Ein Outing kann Menschen viel Mut und Kraft abverlangen. Freundinnen und Freunde sollten ihnen vor allem mit Empathie und Unterstützung begegnen. Es geht darum, sie in ihrem Coming-out wahrzunehmen, statt den Prozess zu hinterfragen oder mit einer vermeintlich toleranten Lässigkeit abzutun.
Als Judith noch zur Schule ging, hat sich sie als lesbisch geoutet: erst vor ihrer Schwester und dann vor ihren Freundinnen.
Judith erinnert sich, wie emotional ihr Coming-out damals für sie war. Als sie sich bereit gefühlt hat, mit ihren Freundinnen zu teilen, dass sie lesbisch ist, kamen erst die Tränen und dann die große Erleichterung, erzählt sie. Endlich konnte sie zeigen, wer sie ist.
"Es war einerseits das Gefühl von: Ich hab etwas losgetreten, was sich nicht mehr aufhalten lässt. Gleichzeitig war es auch das Gefühl: Jetzt ist es raus und ich kann ganz offiziell ich sein."
Als sie sich danach auch vor anderen geoutet hat, war das anfangs noch eine Überwindung für sie. Die Reaktion ihrer Freundinnen hat ihr aber geholfen, sagt Judith. Sie waren emphatisch, haben erkannt, was das Coming-out für sie bedeutet und waren für sie da. Sie waren richtig gute Allys – also Menschen, die selbst nicht zur LGBTQI*-Community gehören, sich durch ihr verständnisvolles Verhalten aber zu ihren Verbündeten machen; zu ihren Fürsprechern.
Da sein und die Person wahrnehmen
Empathie und Unterstützung von Freunden helfen Menschen bei ihrem Coming-out. In dieser Situation sollten sie und ihre Gefühle im Mittelpunkt stehen, sagt Rabea Maas vom queeren Kölner Jugendzentrum "Anyway". Gerade wenn die Familie der geouteten Person ihre Homo- oder Bisexualität ablehnt, sollten Freunde und Freundinnen ihr zeigen, dass sie sie so akzeptieren, wie sie ist.

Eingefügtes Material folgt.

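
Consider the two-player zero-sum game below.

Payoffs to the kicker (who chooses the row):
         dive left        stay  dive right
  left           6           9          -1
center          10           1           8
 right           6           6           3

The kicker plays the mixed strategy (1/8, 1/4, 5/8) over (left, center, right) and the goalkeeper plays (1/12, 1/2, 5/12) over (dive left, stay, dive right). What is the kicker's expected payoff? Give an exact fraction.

113/24

Against (1/12, 1/2, 5/12), each row's expected payoff is left: 55/12; center: 14/3; right: 19/4.
Taking the (1/8, 1/4, 5/8)-weighted average: (1/8)·(55/12) + (1/4)·(14/3) + (5/8)·(19/4) = 113/24.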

"Ich halte es für ideal, auch die Stimmung der Person aufzunehmen, die das Coming-out gerade vollzieht: Ist da eine Aufregung oder eine Angst?"
Stehen Menschen einer Person nahe, die sich gerade outet, ist es auch wichtig, dafür sensibilisiert zu sein, in welcher Phase der Mensch im Coming-out-Prozess ist, sagt Psychotherapeut Ralph Kohn. Lebt die Person schon in einer gleichgeschlechtlichen Beziehung oder ist ihr gerade erst klar geworden, dass sie homo- oder bisexuell ist? Das sollten Freundinnen und Freunde im Hinterkopf behalten, wenn sich jemand vor ihnen outet.
Pseudotoleranz braucht niemand
Ralph Kohn warnt auch vor pseudotoleranten Reaktionen auf ein Outing: "Um besonders tolerant zu wirken, wird einem Outing gar keine große Bedeutung mehr beigemessen. Es wurde mitgeteilt und das macht keinen großen Unterschied, weil es keinen Unterschied machen darf oder soll." Das sei zwar nicht negativ, aber würde die Person in ihrem Coming-out auch nicht unterstützen.
Vielmehr ignoriert es die Situation, in der homo- und bisexuelle Menschen sind. In einer Gesellschaft, in der Heterosexualität als Standard angesehen wird, brauchen sich heterosexuelle Menschen nicht zu outen: Ihre sexuelle Identität wird als selbstverständlich betrachtet. Für homo- und bisexuelle Menschen ist ein Outing hingegen eine Notwendigkeit, um gesehen zu werden, erklärt der Psychotherapeut. Es braucht Mut und Willenskraft, immer wieder diesen Schritt zu gehen – und das sollten gerade Freundinnen und Freunde anerkennen.
"Sobald die Heteronorm nicht auf eine Person zutrifft, gibt es eine Notwendigkeit, sich mitzuteilen, wenn man irgendwie gesehen oder angemessen berücksichtigt werden will."
Auch hier kommt es auf Ausgeglichenheit an. Von extremen Reaktionen auf ein Outing rät Rabea Maas ab: "Abfeiern ist so eine Überreaktion. Das andere Extrem wäre totale Ablehnung." Ähnlich unangemessen findet Judith auch Personen, die die sich outende Person fragen, ob sie sicher sei.
Reagieren Freundinnen und Freunde hingegen mit Empathie, Akzeptanz und Sensibilität, sprechen sie im Anschluss vielleicht auch darüber, was die Person sich nach ihrem Coming-out an Unterstützung wünscht.